Tim Berners-Lee, “Long Live the Web,” Scientific American (Décembre 2010), ici . Traduit en français ici.

Il défend d'abord sur l'utopie primitive du web, l'universalité, les protocoles ouverts, la distinction entre l'internet et le web et in fine le linked data qui sont les fondements du succès de la toile et fustige les tentatives de verrouillages de toutes sortes. On retrouve dans cet article les thèmes qui lui sont chers et qui s'appuient principalement sur la performativité. Mais, et c'est plus nouveau il me semble sous sa plume, il insiste aussi fortement sur la dimension politique du développement du web, faisant le parallèle avec la démocratie. Prenant des exemples dans des affaires récentes mettant aux prises des gouvernements et des firmes, il parle de droits de l'homme électroniques (Electronic Human Rights) et fustige la traçabilité.(No Snooping). Cette rhétorique nourrit toute la communauté du web libertaire depuis longtemps, mais elle déborde aujourd'hui le cercle des initiés, et l'alerte du fondateur du web en est une belle illustration.

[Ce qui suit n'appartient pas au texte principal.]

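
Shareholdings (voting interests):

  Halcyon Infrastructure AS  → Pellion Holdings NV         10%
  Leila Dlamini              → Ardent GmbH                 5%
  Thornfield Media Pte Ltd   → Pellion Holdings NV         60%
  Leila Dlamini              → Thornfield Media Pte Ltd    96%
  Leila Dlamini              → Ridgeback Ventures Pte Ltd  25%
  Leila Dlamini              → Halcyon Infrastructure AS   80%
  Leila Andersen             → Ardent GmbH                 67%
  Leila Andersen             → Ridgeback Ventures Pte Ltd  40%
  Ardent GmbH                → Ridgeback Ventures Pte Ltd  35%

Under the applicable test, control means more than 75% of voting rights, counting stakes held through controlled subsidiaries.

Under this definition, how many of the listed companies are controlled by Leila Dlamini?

Leila Dlamini holds 80% of Halcyon, so Leila Dlamini controls Halcyon.
Leila Dlamini holds 96% of Thornfield, so Leila Dlamini controls Thornfield.
No other company's threshold is met.
Leila Dlamini controls 2 companies.

2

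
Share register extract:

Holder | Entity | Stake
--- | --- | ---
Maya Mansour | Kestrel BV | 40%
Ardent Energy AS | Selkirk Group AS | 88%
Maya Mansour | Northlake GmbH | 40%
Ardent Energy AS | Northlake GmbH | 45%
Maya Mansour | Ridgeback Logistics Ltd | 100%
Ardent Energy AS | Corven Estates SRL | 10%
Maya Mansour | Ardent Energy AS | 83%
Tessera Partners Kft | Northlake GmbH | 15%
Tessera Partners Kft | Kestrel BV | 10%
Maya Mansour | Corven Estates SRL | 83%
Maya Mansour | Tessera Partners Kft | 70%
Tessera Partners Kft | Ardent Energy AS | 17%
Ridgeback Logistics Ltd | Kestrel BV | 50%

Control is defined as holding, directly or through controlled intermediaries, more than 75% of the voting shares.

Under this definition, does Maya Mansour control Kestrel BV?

Yes

Maya holds 100% of Ridgeback, so Maya controls Ridgeback.
Maya and Ridgeback together hold 40% + 50% = 90% of Kestrel, so Maya controls Kestrel.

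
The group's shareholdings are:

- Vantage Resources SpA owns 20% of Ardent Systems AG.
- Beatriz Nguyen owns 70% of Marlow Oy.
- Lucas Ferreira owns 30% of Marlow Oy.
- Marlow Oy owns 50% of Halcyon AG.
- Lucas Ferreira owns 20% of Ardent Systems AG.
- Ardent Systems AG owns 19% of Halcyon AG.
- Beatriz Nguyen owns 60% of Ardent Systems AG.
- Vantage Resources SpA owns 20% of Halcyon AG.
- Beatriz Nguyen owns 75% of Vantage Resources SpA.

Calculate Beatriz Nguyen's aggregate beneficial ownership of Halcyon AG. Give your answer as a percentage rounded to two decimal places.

Beatriz reaches Halcyon along 4 paths.
Via Vantage: 75% × 20% = 15%.
Via Marlow: 70% × 50% = 35%.
Via Vantage → Ardent: 75% × 20% × 19% = 2.85%.
Via Ardent: 60% × 19% = 11.4%.
Total: 15% + 35% + 2.85% + 11.4% = 64.25%.

64.25%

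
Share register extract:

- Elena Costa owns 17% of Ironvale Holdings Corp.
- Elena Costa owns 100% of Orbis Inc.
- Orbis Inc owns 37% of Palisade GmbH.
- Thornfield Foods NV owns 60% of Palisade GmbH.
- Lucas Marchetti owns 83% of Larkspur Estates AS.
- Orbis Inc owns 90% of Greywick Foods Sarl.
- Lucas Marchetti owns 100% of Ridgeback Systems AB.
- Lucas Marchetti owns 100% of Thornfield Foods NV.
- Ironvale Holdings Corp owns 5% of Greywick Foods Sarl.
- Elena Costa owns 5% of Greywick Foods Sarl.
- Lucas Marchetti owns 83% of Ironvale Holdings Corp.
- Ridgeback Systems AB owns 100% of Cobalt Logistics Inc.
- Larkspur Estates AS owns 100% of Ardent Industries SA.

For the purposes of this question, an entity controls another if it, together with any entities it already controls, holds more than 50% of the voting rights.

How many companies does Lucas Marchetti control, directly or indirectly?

Lucas holds 83% of Ironvale, so Lucas controls Ironvale.
Lucas holds 83% of Larkspur, so Lucas controls Larkspur.
Larkspur holds 100% of Ardent, so Lucas controls Ardent.
Lucas holds 100% of Ridgeback, so Lucas controls Ridgeback.
Lucas holds 100% of Thornfield, so Lucas controls Thornfield.
Thornfield holds 60% of Palisade, so Lucas controls Palisade.
Ridgeback holds 100% of Cobalt, so Lucas controls Cobalt.
No other company's threshold is met.
Lucas controls 7 companies.

7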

Les débats, qui touchent maintenant les plus hautes instances politiques, montrent que le web est bien à la recherche de sa troisième dimension (ici), celle qui fonde son statut documentaire, non sans tâtonnement et c'est bien normal. On pourrait faire un parallèle avec la configuration progressive du statut social de la presse, telle que nous la connaissons aujourd'hui avec la figure du journaliste, le 4ème pouvoir, l'objectivité. Celle-ci est issue d'une innovation technique (rotatives), économique (double marché), de stratégies industrielles et d'une transformation profonde de la demande sociale. Un rapport récent montre judicieusement combien ce modèle de la presse traditionnelle est aujourd'hui ébranlé par une presse en ligne qui se cherche.

Philippe Couve et Nicolas Kaiser-Bril, Nouveaux modèles économiques & questions de déontologie, Novembre 2010 (ici).